我他彼此
「この戸ったら、動きが悪いよ。ガタピシ言ってる。」
「この機械は随分つかったから、ついにガタがきたようだ。」
昔、サッシがなかった頃は玄関も窓も、雨戸も木製。朝晩に雨戸の開け閉めをしたことがある人なら記憶があると思うが、滑りが悪くなると戸がガタガタいう。
「ガタピシ」は、堅いものが擦れて発する音に喩えられ、さらにガタピシが略されて、動きが鈍ったりしたときに、「ガタつく」や「ガタがきた」とかいう使い方をする。この「ガタピシ」とはもともと仏教の教えのひとつ「我他彼此」からきたものだ。では、どういうことかというと、「我他彼此」我と他、彼と此とが対立していて、お互いが譲らず物事が順調に先に進めない状態のことである。

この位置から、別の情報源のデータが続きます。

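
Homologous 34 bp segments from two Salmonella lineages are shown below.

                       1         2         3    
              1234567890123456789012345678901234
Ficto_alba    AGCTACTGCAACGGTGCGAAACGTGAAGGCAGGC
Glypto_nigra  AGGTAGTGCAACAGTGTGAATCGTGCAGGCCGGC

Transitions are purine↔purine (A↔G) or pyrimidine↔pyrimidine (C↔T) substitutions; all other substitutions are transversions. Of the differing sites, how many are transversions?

5

Mismatches occur at site 3 (C→G, transversion), site 6 (C→G, transversion), site 13 (G→A, transition), site 17 (C→T, transition), site 21 (A→T, transversion), site 26 (A→C, transversion), site 31 (A→C, transversion).
Of the 7 differences, 2 transitions and 5 transversions, so the answer is 5.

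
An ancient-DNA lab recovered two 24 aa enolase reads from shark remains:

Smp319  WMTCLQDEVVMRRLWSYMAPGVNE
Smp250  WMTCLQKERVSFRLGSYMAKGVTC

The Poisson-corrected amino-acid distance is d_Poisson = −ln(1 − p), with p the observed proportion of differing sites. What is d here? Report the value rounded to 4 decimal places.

0.4055

The sequences differ at positions 7 (D/K), 9 (V/R), 11 (M/S), 12 (R/F), 15 (W/G), 20 (P/K), 23 (N/T), 24 (E/C).
p = 8/24 = 0.333333.
d = −ln(1 − 0.333333) = −ln(0.666667) = 0.4055.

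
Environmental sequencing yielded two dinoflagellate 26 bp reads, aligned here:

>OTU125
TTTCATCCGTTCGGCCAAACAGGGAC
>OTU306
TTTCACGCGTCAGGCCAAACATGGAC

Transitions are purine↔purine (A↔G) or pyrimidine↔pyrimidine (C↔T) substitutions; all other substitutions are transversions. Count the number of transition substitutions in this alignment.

Mismatches occur at site 6 (T→C, transition), site 7 (C→G, transversion), site 11 (T→C, transition), site 12 (C→A, transversion), site 22 (G→T, transversion).
Of the 5 differences, 2 transitions and 3 transversions, so the answer is 2.

2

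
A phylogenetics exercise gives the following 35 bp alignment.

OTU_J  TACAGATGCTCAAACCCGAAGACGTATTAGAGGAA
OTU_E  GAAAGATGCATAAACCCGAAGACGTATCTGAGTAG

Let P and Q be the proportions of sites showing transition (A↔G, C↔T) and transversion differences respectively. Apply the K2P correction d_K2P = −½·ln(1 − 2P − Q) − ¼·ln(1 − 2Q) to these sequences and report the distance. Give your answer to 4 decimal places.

Mismatches occur at site 1 (T/G, transversion), site 3 (C/A, transversion), site 10 (T/A, transversion), site 11 (C/T, transition), site 28 (T/C, transition), site 29 (A/T, transversion), site 33 (G/T, transversion), site 35 (A/G, transition).
Of the 8 differences, 3 transitions and 5 transversions over 35 sites: P = 3/35 = 0.085714, Q = 5/35 = 0.142857.
d = −0.5·ln(0.685715) − 0.25·ln(0.714286) = −0.5·(-0.377293) − 0.25·(-0.336472) = 0.2728.

0.2728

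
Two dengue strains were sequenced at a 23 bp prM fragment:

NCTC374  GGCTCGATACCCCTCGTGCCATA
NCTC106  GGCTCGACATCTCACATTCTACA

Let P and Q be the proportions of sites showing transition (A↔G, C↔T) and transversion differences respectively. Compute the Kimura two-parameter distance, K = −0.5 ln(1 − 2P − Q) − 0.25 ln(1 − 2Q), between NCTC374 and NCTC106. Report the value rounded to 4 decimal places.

0.5169

Differing sites — 8:T/C (Ti); 10:C/T (Ti); 12:C/T (Ti); 14:T/A (Tv); 16:G/A (Ti); 18:G/T (Tv); 20:C/T (Ti); 22:T/C (Ti).
Of the 8 differences, 6 transitions and 2 transversions over 23 sites: P = 6/23 = 0.260870, Q = 2/23 = 0.086957.
d = −0.5·ln(0.391303) − 0.25·ln(0.826086) = −0.5·(-0.938273) − 0.25·(-0.191056) = 0.5169.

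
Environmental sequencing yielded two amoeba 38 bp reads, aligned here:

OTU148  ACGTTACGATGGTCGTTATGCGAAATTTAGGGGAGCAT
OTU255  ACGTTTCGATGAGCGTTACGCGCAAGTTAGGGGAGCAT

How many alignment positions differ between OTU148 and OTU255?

6

Mismatches occur at site 6 (A/T), site 12 (G/A), site 13 (T/G), site 19 (T/C), site 23 (A/C), site 26 (T/G).
That gives 6 mismatches out of 38 aligned sites, so the Hamming distance is 6.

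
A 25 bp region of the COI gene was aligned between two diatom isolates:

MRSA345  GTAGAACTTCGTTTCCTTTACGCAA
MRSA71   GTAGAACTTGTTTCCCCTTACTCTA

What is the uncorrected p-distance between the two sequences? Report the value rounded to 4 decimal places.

0.2400

The sequences differ at positions 10 (C/G), 11 (G/T), 14 (T/C), 17 (T/C), 22 (G/T), 24 (A/T).
There are 6 differences over 25 sites, so p = 6/25 = 0.2400.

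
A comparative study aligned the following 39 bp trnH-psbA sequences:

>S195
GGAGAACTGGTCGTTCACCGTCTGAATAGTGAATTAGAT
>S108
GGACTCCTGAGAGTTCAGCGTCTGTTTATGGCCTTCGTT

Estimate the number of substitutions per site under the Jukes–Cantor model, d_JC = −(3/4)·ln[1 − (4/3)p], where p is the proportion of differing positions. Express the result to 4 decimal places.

Mismatches occur at site 4 (G↔C), site 5 (A↔T), site 6 (A↔C), site 10 (G↔A), site 11 (T↔G), site 12 (C↔A), site 18 (C↔G), site 25 (A↔T), site 26 (A↔T), site 29 (G↔T), site 30 (T↔G), site 32 (A↔C), site 33 (A↔C), site 36 (A↔C), site 38 (A↔T).
p = 15/39 = 0.384615.
d = −0.75 · ln(1 − (4/3)·0.384615) = −0.75 · ln(0.487180) = −0.75 · (-0.719122) = 0.5393.

0.5393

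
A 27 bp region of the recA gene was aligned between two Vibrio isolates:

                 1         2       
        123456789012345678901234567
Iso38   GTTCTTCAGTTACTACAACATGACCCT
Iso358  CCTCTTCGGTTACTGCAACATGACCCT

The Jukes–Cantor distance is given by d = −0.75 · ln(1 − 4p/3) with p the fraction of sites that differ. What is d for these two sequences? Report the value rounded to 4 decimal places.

The sequences differ at positions 1 (G/C), 2 (T/C), 8 (A/G), 15 (A/G).
p = 4/27 = 0.148148.
d = −0.75 · ln(1 − (4/3)·0.148148) = −0.75 · ln(0.802469) = −0.75 · (-0.220062) = 0.1650.

0.1650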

確かに、今日の私たちをとりまく世界では、左か右か、白か黒か、イエスかノーかなどのように二者択一を迫られることが多くある。自ずと、イライラすることも増加の一方、誰彼となく衝突してしまうこともある。しかし、そもそも全てをこのようにどちらかに決めつけることに無理がるのだ。この決めつけが多くの問題が生じているように思う。
お釈迦さまが説かれた中道という考え方は、左か右か、白か黒か、イエスかノーかなどと 両極端にとらわれないこと、決め付けないことである。思い込むなかれ。思い込むなかれ、である。